3: Perempuan lain?

151 7 0
                                    

Matahari sudah terbenam, menampilkan langit yang sudah gelap menandakan bahwa sekarang sudah malam. Mereka berdua baru sampai di pekarangan rumah, beberapa bungkusan plastik berwarna putih dibawa oleh Mischa. Sementara Pelangi membawa boneka beruang besarnya, memeluknya erat dengan wajahnya yang lesuh.

Kedua manik mata Pelangi melebar terkejut, bola matanya berbinar senang, baru saja dia menangkap sebuah mobil ayahnya yang berada di bagasi mobil, itu tandanya Nathan sudah pulang setelah hari kemarin pria itu pergi.

"Tante, Papa sudah pulang!" Pelangi berseru, memegang lengan kiri Mischa dengan cepat, menarik tantenya agar segera masuk ke dalam rumah yang membuat sang empunya terkejut seketika.

"Hei, Pelangi!! Tunggu sebentar, tante belum ambil kunci mobilnya," Mischa berteriak, berjalan dengan tertatih-tatih, dengan sesekali tersandung tetapi diabaikan oleh gadis itu. Saking gembiranya Pelangi mau bertemu dengan ayahnya, mau tak mau Mischa hanya menghela napasnya, mengikuti tangannya yang ditarik oleh keponakannya sampai di ruang tengah.
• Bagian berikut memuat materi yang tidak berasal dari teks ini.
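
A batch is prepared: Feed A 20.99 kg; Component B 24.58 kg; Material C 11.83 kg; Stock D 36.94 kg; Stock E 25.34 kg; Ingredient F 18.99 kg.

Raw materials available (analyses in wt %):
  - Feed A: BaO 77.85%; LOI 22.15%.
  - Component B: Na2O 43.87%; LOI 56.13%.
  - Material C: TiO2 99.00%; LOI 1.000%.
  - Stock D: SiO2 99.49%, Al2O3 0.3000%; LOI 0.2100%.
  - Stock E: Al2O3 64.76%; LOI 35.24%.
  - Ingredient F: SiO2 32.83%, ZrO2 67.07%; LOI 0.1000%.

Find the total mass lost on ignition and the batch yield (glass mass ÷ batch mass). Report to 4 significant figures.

LOI loss = 27.59 kg; glass = 111.1 kg; yield = 80.10%

Every computation holds exact precision all the way through; values along the way are shown with 4-significant-figure rounding in the working — each reported value is rounded only once — all derived quantities, which include the six compositions, totals, yield, ignition loss, net glass mass, are rebuilt at full precision, as set out in the question or the answer, starting from the weights per 111.1 kg of glass.
Ignition loss by material:
  Feed A: 20.99 × 0.2215 = 4.649 kg
  Component B: 24.58 × 0.5613 = 13.80 kg
  Material C: 11.83 × 0.01000 = 0.1183 kg
  Stock D: 36.94 × 0.002100 = 0.07757 kg
  Stock E: 25.34 × 0.3524 = 8.930 kg
  Ingredient F: 18.99 × 0.001000 = 0.01899 kg
Total LOI = 27.59 kg
Glass = batch − LOI = 138.7 − 27.59 = 111.1 kg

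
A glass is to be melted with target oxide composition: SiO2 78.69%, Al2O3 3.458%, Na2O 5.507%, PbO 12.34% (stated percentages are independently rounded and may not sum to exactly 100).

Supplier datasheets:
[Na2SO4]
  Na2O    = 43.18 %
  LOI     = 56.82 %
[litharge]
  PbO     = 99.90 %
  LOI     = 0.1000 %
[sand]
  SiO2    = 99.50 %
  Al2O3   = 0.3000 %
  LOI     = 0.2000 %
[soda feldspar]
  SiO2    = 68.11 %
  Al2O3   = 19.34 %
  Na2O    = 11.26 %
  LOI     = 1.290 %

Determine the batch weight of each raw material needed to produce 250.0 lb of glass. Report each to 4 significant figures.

Rounding to 4 significant digits extends to each working value as shown — every computation runs at exact precision throughout — exactly one rounding lands on each reported figure. The derived quantities, including yield, LOI, net glass mass, four oxide percentages, totals, are computed using the weight values at 250.0 lb of glass at exact precision, precisely as stated by question or answer.
The oxide mass targets at 250.0 lb glass:
  SiO2: 78.69% × 250.0 = 196.7 lb
  Al2O3: 3.458% × 250.0 = 8.645 lb
  Na2O: 5.507% × 250.0 = 13.77 lb
  PbO: 12.34% × 250.0 = 30.85 lb
A balance pass over the oxides, per the reported batch figures, against the basis in use (sums match the target masses net of answer rounding effects):
  SiO2: 168.9·0.9950 + 42.08·0.6811 = 196.7 lb (target 196.7 lb)
  Al2O3: 168.9·0.003000 + 42.08·0.1934 = 8.645 lb (target 8.645 lb)
  Na2O: 20.91·0.4318 + 42.08·0.1126 = 13.77 lb (target 13.77 lb)
  PbO: 30.88·0.9990 = 30.85 lb (target 30.85 lb)
Consistency of the glass mass: the batch minus its LOI: 250.0 lb (the targets, summed, come to 250.0 lb; basis as stated: 250.0 lb — deltas are rounding alone).
Adding the batch up: Σ batch = 262.8 lb; Σ batch·LOI gives LOI loss = 12.79 lb; yield = glass ÷ total batch = 95.13%.

Batch per 250.0 lb glass:
  Na2SO4: 20.91 lb
  litharge: 30.88 lb
  sand: 168.9 lb
  soda feldspar: 42.08 lb
Total batch = 262.8 lb; LOI loss = 12.79 lb; yield = 95.13%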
Mengatur napasnya sejenak, kedua mata lentik gadis itu menurusi setiap ruangan, mencari ayahnya ada dimana saat ini. "Papa ada dimana, ya, Tan?" Tanyanya dengan suaranya yang lembut.

Mischa merotasikan bola matanya malas, tetap berdiam di tempat ketika Pelangi mulai berjalan menaiki tangga dengan terburu-buru. "Hati-hati, Pelangi!" Dia menegur, membuang napas pendeknya, tetapi percuma lah kalau dia menegurnya, lihat saja, Pelangi tidak mempedulikan ucapannya, malahan dia semakin mempercepat langkahnya yang menaiki tangga.

"PAPA!!" Pelangi memanggil ayahnya sembari berjalan menuju kamar Sang ayah, kemudian, tangan kecilnya terulur, mendorong pintu kayu kamar itu dengan gerakan sangat pelan, membuat suara decitan terdengar samar yang refleks kedua orang di kamar itu terkejut dari kegiataannya.

"Pa-pa? I, itu siapa?" Gadis itu terkejut, nada suaranya terdengar gemetar, nyaris air matanya ingin jatuh akan tetapi seberusaha mungkin dia menahannya. Pria itu, memandang anak kandungnya dengan datar, tangannya masih memeluk pinggang ramping wanita asing dari samping.

"Sedang apa kau disini?" Ujarnya, denga nada  dingin, tidak peduli dengan reaksi anak kandungnya ketika dia tengah memeluk wanita lain selain ibu dari gadis itu. Sementara wanita cantik mempesona itu hanya mengangkat bahunya cuek, memandangi Pelangi dari atas sampai bawah.

"Paー"

"Oh.... jadi ini anak kamu, sayang?" Kalimat Pelangi terputus, wanita itu bertanya sembari alisnya menyatu, tidak suka dengan penampilan Pelangi yang terlalu seperti anak kecil. Gadis itu hanya diam, tidak berkutik sama sekali, kakinya terasa lemas seketika, sorot kedua matanya terlihat marah.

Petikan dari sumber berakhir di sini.